If you have Original Medicare and a participating provider refuses to submit a claim, you can file a complaint with 1-800-MEDICARE. Regardless of whether or not the provider is required to file claims, you can submit the healthcare claims yourself.

How to fill out a CMS-1500 form The type of insurance and the insured's ID number. The patient's full name. The patient's date of birth. The insured's full name, if applicable. The patient's address. The patient's relationship to the insured, if applicable. The insured's address, if applicable. Field reserved for NUCC use.
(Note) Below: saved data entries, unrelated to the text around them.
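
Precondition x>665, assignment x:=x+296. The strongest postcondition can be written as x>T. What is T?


Formula: sp(P, x:=E) = exists old_x. (x = E[old_x/x]) AND P[old_x/x] (old_x is the value of x before the assignment; eliminate old_x by solving x = E[old_x/x] for old_x)
Step 1: Precondition P: x>665, i.e. old_x > 665
Step 2: Assignment gives x = old_x + 296, so old_x = x - 296
Step 3: Substitute into P: x - 296 > 665
Step 4: Simplify: x > 665+296 = 961

961


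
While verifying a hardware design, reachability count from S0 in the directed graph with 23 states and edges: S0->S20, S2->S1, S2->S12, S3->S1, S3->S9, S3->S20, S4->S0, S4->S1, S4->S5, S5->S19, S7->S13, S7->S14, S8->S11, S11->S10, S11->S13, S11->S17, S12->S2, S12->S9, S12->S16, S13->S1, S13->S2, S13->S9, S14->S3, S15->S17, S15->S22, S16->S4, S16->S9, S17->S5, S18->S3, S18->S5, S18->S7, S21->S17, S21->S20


BFS from S0:
  layer 0: {S0}
  layer 1: {S20}
Reachable set: {S0, S20}
Count = 2

2


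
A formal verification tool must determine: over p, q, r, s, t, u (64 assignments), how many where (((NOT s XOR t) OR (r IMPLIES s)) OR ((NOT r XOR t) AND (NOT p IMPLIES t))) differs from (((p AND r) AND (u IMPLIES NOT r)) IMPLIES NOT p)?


F1 = (((NOT s XOR t) OR (r IMPLIES s)) OR ((NOT r XOR t) AND (NOT p IMPLIES t)))
F2 = (((p AND r) AND (u IMPLIES NOT r)) IMPLIES NOT p)
Evaluate both on each of 64 rows (bits = p,q,r,s,t,u):
  row 0 [000000]: F1=1 F2=1 -> 0
  row 1 [000001]: F1=1 F2=1 -> 0
  row 2 [000010]: F1=1 F2=1 -> 0
  row 3 [000011]: F1=1 F2=1 -> 0
  row 4 [000100]: F1=1 F2=1 -> 0
  (every remaining row is evaluated the same way; all 64 results are listed next)
Full result column, 8 rows per line (p,q,r fixed per line; s,t,u runs 000..111 left to right):
  rows 0-7 [p,q,r=000]: 00000000  (ones: 0)
  rows 8-15 [p,q,r=001]: 00000000  (ones: 0)
  rows 16-23 [p,q,r=010]: 00000000  (ones: 0)
  rows 24-31 [p,q,r=011]: 00000000  (ones: 0)
  rows 32-39 [p,q,r=100]: 00000000  (ones: 0)
  rows 40-47 [p,q,r=101]: 10101010  (ones: 4)
  rows 48-55 [p,q,r=110]: 00000000  (ones: 0)
  rows 56-63 [p,q,r=111]: 10101010  (ones: 4)
Disagreements = 0+0+0+0+0+4+0+4 = 8

8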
Box 15 - Other Date Enter the applicable qualifier to identify which date is being reported.

Box 29 is used to indicate the payment received from the patient and other payers. Dollar signs, commas, and negative amounts are not allowed. If the amount is a whole number, enter 00 as the cents. Note: Per Medicare guidelines, 0.00 should be entered as the amount paid by the previous payers.

Fill out the claim form, called the Patient Request for Medical Payment form (CMS-1490S) [PDF, 52KB).

How to fill out a CMS-1500 form The type of insurance and the insured's ID number. The patient's full name. The patient's date of birth. The insured's full name, if applicable. The patient's address. The patient's relationship to the insured, if applicable. The insured's address, if applicable. Field reserved for NUCC use.

How to Submit Medicare Claims Electronically Step 1: Begin EDI Enrollment. EDI enrollment is a necessary first step in getting electronic claims submission processes up and running. ... Step 2: Notify Your MAC. ... Step 3: Submit Electronic Healthcare Claims to the MAC. ... Step 4: Get Reimbursed.